ALEX: Ehrlich gesagt, habe ich manche Stellen sogar “entschärft”, weil das sonst kaum jemand glauben könnte. Das Umfeld war für uns viel “verbraucherfreundlicher” und viele Sachen könnten heute so nicht mehr passieren. Gerade in der Anfangszeit war die Polizei auf verabredete Ausschreitungen überhaupt nicht eingestellt und man konnte der Ordnungsmacht des öfteren ein Schnippchen schlagen. Später wurde es schon schwerer, heutzutage wären wir alle mit lebenslangen Stadionverbot belegt worden. 

Allerdings wurde mir auch oft bestätigt, dass viele Leute, die auch heutzutage beim Fussball unterwegs sind, einige Situationen so ähnlich auch schon mal erlebt haben. Man erlebt damals wie heute viele verrückte Sachen, gerade auf Auswärtsfahrten.

CASUAL COUTURE: Meinst Du, Deine Erlebnisse könnten die Funktion eines “schlechten Vorbildes” erfüllen? Gab es nach der Erstveröffentlichung dahingehend gegebenenfalls bereits Kritik?

ALEX: Nein. Und dahingehende Kritik ist mir bis jetzt nicht zu Ohren gekommen.

CASUAL COUTURE: Ein kleiner Exkurs: Klamotten! Die finden ja bei Dir kaum Erwähnung. Trotzdem dahingehend die Frage: Wie verbreitet war modische Kleidung damals bei den Hools in Hamburg und Deutschland? Was ist Dir besonders in Erinnerung geblieben? Was waren die Klassiker, was ging gar nicht? Was war deiner Meinung nach ein Must-Have und welche Kleidung war das größte Verbrechen?

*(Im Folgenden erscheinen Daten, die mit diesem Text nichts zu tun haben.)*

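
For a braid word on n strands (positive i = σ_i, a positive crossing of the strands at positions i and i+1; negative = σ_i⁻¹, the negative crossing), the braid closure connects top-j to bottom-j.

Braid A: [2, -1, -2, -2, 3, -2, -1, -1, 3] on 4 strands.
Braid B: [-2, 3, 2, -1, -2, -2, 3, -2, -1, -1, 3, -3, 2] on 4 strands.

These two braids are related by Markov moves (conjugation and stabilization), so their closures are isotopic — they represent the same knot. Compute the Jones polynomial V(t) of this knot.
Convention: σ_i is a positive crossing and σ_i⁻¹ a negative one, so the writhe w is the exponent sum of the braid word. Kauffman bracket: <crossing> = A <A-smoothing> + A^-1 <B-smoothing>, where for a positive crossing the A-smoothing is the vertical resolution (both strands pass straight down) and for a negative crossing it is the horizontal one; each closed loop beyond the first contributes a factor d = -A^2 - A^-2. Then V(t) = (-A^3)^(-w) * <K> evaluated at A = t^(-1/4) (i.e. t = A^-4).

Markov-equivalent braids have isotopic closures, hence identical knot invariants. Strip the Markov moves from each word to reach a common short braid β, then compute V(t) once on β.
Braid A: s2 s1^-1 s2^-1 s2^-1 s3 s2^-1 s1^-1 s1^-1 s3 on 4 strands has no conjugating prefix/suffix or stabilization to strip; take β = s2 s1^-1 s2^-1 s2^-1 s3 s2^-1 s1^-1 s1^-1 s3.
Braid B: s2^-1 s3 s2 s1^-1 s2^-1 s2^-1 s3 s2^-1 s1^-1 s1^-1 s3 s3^-1 s2 on 4 strands reduces by inverse Markov moves (closure unchanged at each step):
  Deconjugate: the word is γ·β·γ⁻¹ with γ = s2^-1 s3 (prefix) and γ⁻¹ = s3^-1 s2 (suffix); strip both.
Reduced to β = s2 s1^-1 s2^-1 s2^-1 s3 s2^-1 s1^-1 s1^-1 s3 on 4 strands, 9 crossings.
Both give the same β = s2 s1^-1 s2^-1 s2^-1 s3 s2^-1 s1^-1 s1^-1 s3 on 4 strands, so one state sum suffices:
Braid: s2 s1^-1 s2^-1 s2^-1 s3 s2^-1 s1^-1 s1^-1 s3 on 4 strands, 9 crossings.
Writhe w = (#positive) - (#negative) = 3 - 6 = -3.
State-sum expansion of <K>. There are 2^9 = 512 states.
Smooth each crossing (0=||, 1=⌣⌢); contribution A^(Σ sign_k(1-2s_k)) * d^(L-1).
Tabulate the states by total A-exponent and number of loops L (A-exp: L × count):
  A^9: L=6 ×1
  A^7: L=5 ×9
  A^5: L=4 ×35, L=6 ×1
  A^3: L=3 ×73, L=5 ×11
  A^1: L=2 ×82, L=4 ×43, L=6 ×1
  A^-1: L=1 ×40, L=3 ×79, L=5 ×7
  A^-3: L=2 ×63, L=4 ×21
  A^-5: L=1 ×9, L=3 ×26, L=5 ×1
  A^-7: L=2 ×6, L=4 ×3
  A^-9: L=3 ×1
Each group contributes A^e * Σ count * d^(L-1):
Powers of d = -A^2 - A^-2: d^2 = A^4 + 2 + A^-4; d^3 = -A^6 - 3*A^2 - 3*A^-2 - A^-6; d^4 = A^8 + 4*A^4 + 6 + 4*A^-4 + A^-8; d^5 = -A^10 - 5*A^6 - 10*A^2 - 10*A^-2 - 5*A^-6 - A^-10.
  A^9 * (d^5) = -A^19 - 5*A^15 - 10*A^11 - 10*A^7 - 5*A^3 - A^-1
  A^7 * (9*d^4) = 9*A^15 + 36*A^11 + 54*A^7 + 36*A^3 + 9*A^-1
  A^5 * (35*d^3 + d^5) = -A^15 - 40*A^11 - 115*A^7 - 115*A^3 - 40*A^-1 - A^-5
  A^3 * (73*d^2 + 11*d^4) = 11*A^11 + 117*A^7 + 212*A^3 + 117*A^-1 + 11*A^-5
  A^1 * (82*d + 43*d^3 + d^5) = -A^11 - 48*A^7 - 221*A^3 - 221*A^-1 - 48*A^-5 - A^-9
  A^-1 * (40 + 79*d^2 + 7*d^4) = 7*A^7 + 107*A^3 + 240*A^-1 + 107*A^-5 + 7*A^-9
  A^-3 * (63*d + 21*d^3) = -21*A^3 - 126*A^-1 - 126*A^-5 - 21*A^-9
  A^-5 * (9 + 26*d^2 + d^4) = A^3 + 30*A^-1 + 67*A^-5 + 30*A^-9 + A^-13
  A^-7 * (6*d + 3*d^3) = -3*A^-1 - 15*A^-5 - 15*A^-9 - 3*A^-13
  A^-9 * (d^2) = A^-5 + 2*A^-9 + A^-13
Summing the groups: <K> = -A^19 + 3*A^15 - 4*A^11 + 5*A^7 - 6*A^3 + 5*A^-1 - 4*A^-5 + 2*A^-9 - A^-13
Normalise by the writhe: (-A^3)^(-w) = (-A^3)^(3) = -A^9, so f(A) = -A^9 * <K> = A^28 - 3*A^24 + 4*A^20 - 5*A^16 + 6*A^12 - 5*A^8 + 4*A^4 - 2 + A^-4.
Substitute A = t^(-1/4), i.e. A^e → t^(-e/4): V(t) = t - 2 + 4*t^-1 - 5*t^-2 + 6*t^-3 - 5*t^-4 + 4*t^-5 - 3*t^-6 + t^-7

Answer: t - 2 + 4*t^-1 - 5*t^-2 + 6*t^-3 - 5*t^-4 + 4*t^-5 - 3*t^-6 + t^-7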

ALEX: Ich habe mich schon immer mehr für Musik als für Mode interessiert. Deswegen kann ich hier leider auch nicht die damals angesagten Labels lückenlos aufzählen. Modische Kleidung spielte aber sowohl in Hamburg als auch in Deutschland eine große Rolle. Wenn man sich so die Bilder von früher betrachtet gab es schon einige modische Straftaten. Besonders schlimm: Latzhosen und die Hose dann auch noch bis knapp unter das Knie hochgekrempelt. Unbedingt mitzuführen war ein Halstuch oder ähnliches um es sich gegebenenfalls über das Gesicht zu ziehen. Und als unvergessliches Highlight bleiben aus modischer Sicht die Fahrten kurz nach dem Mauerfall in den Osten. Das war wirklich schlimm. 

CASUAL COUTURE: Und Dein favorisiertes Fußballoutfit – damals und heute?

ALEX: Ganz am Anfang Doc Martens, Jeans, Harrington, Fred Perry. Später wurde es sportlicher mit Turnschuhen (Gerne Reebok) und Kapuzenpullovern. Ich habe letztens ein altes Bild aus Bremen gesehen. Dort werfe ich gerade was in die Luft (es waren Butterblumen wenn ich mich recht entsinne). Dort lugten unter meiner etwas zu kurzen Röhrenjeans weiße Tennissocken hervor… Heutzutage laufe ich immer noch eher sportlich beim Fussball herum. Chucks, Jeans und meistens Ami-Skaterkram. Carhartt, Dickies, Vans. Irgendwie muss man ja noch den jugendlichen Schein bewahren, obwohl man hart auf die Fünfzig zusteuert…

CASUAL COUTURE: Aus der Oldschool-Sicht: Was hältst Du von der Casual-Kultur?

ALEX: Ehrlich gesagt ist das so ziemlich an mir vorbei gegangen. Als werktätiger Vater ist es schon schwierig genug, beim aktuellen Zeitgeschehen und bei den neusten Punkscheiben auf dem Laufenden zu bleiben.

CASUAL COUTURE: Was erwartest Du von der Lesung am 15. Dezember? Wird es in der Rückrunde 2016/2017 eine Renaissance im Joghurtbecherweitwurf geben? Wird Zöllers Geschäftsidee des Glühweinverkaufs am Schweriner See doch noch ein Erfolg?

ALEX: Ich hoffe auf einen netten Abend. Ich bin mal gespannt wer sich noch für so ein altes Buch interessiert. Im übrigen wäre Joghurtbecherweitwurf ja beinahe olympisch geworden, dann wurde im letzten Moment doch noch Golf vorgezogen. Für den Glühweinverkauf am Schweriner See könnte ich mir die aktuelle Führung der HSV AG gut vorstellen. Der geschäftliche Erfolg wäre zumindest identisch.